Entre temps, les compositions de Liszt antérieures aux « poèmes symphoniques » étaient autant d’essais qu’il y développerait et réaliserait. Ses Études assimilaient, comme son jeu lui-même, le piano à l’orchestre, et, le piano devenant par lui tout un orchestre, l’orchestre allait rester pour lui comme un instrument individuel dans sa main[3]. Dès 1834 et dans les années suivantes, quelques-unes des pièces étonnamment neuves et prophétiques de ses Années de pèlerinage pour piano célébraient déjà des souvenirs, des tableaux, des symboles ; ses

  1. « Pour nous, musiciens, l’œuvre de Beethoven est semblable à la colonne de nuée et de feu qui conduisit les Israélites à travers le désert… Son obscurité et sa lumière nous tracent également la voie que nous devons suivre. » Lettre à W. von Lenz, Franz Liszts Briefe, hgg. von La Mara (Leipzig, Breitkopf et Härtel, tome I, pp. 123, 124).

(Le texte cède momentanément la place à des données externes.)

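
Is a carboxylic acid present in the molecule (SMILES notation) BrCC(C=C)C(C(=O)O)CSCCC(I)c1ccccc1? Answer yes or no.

yes

Reading the structure from left to right:
  BrCH2: halogen on an sp³ carbon → alkyl halide.
  CH(CH=CH2): pendant –CH=CH2: C=C double bond → alkene.
  CH(COOH): pendant –COOH: carbonyl C bonded to C and –OH → carboxylic acid.
  CH2SCH2: C–S–C linkage → sulfide (thioether).
  CH(I): halogen on an sp³ carbon → alkyl halide.
  C6H5: –C6H5 phenyl ring → arene.
The CH(COOH) segment supplies the carboxylic acid: pendant –COOH: carbonyl C bonded to C and –OH → carboxylic acid.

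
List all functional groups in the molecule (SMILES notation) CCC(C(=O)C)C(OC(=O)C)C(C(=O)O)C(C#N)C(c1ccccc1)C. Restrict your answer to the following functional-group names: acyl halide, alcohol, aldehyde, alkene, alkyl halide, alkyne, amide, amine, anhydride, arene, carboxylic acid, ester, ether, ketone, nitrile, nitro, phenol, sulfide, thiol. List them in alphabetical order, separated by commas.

arene, carboxylic acid, ester, ketone, nitrile

Taking each segment in turn:
  CH(COCH3): pendant –COCH3: carbonyl C bonded to two carbons → ketone.
  CH(OCOCH3): pendant –OC(=O)CH3: an acyloxy group → ester.
  CH(COOH): pendant –COOH: carbonyl C bonded to C and –OH → carboxylic acid.
  CH(CN): pendant –C≡N: nitrile.
  CH(C6H5): pendant –C6H5: benzene ring → arene.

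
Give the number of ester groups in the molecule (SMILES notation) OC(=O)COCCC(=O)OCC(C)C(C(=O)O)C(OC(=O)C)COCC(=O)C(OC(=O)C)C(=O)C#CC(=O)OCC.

4

–COOH: carbonyl C bonded to –OH and C → carboxylic acid (the –OH is not a separate alcohol).
C–O–C with sp³ carbons on both sides and no adjacent C=O → ether.
–C(=O)–O–C with C on the carbonyl side → ester.
pendant –COOH: carbonyl C bonded to C and –OH → carboxylic acid.
pendant –OC(=O)CH3: an acyloxy group → ester.
C–O–C with sp³ carbons on both sides and no adjacent C=O → ether.
–C(=O)– with carbon on both sides → ketone.
pendant –OC(=O)CH3: an acyloxy group → ester.
–C(=O)– with carbon on both sides → ketone.
C≡C triple bond → alkyne.
–C(=O)OCH2CH3: carbonyl C bonded to C and to –OEt → ester.
Ester appears at: CH2COOCH2, CH(OCOCH3), CH(OCOCH3), COOCH2CH3 → 4.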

  2. Gesammelte Schriften (tome IV, pp. 21 et 50).
  3. Si, dans son écriture « pianistique », beaucoup de formules rappellent l’orchestre, il arrive aussi que le piano s’attarde, reparaisse ou subsiste dans son écriture d’orchestre. C’est sensible, en particulier, dans Mazeppa, qui est presque la version pour orchestre d’une des Études d’exécution transcendante.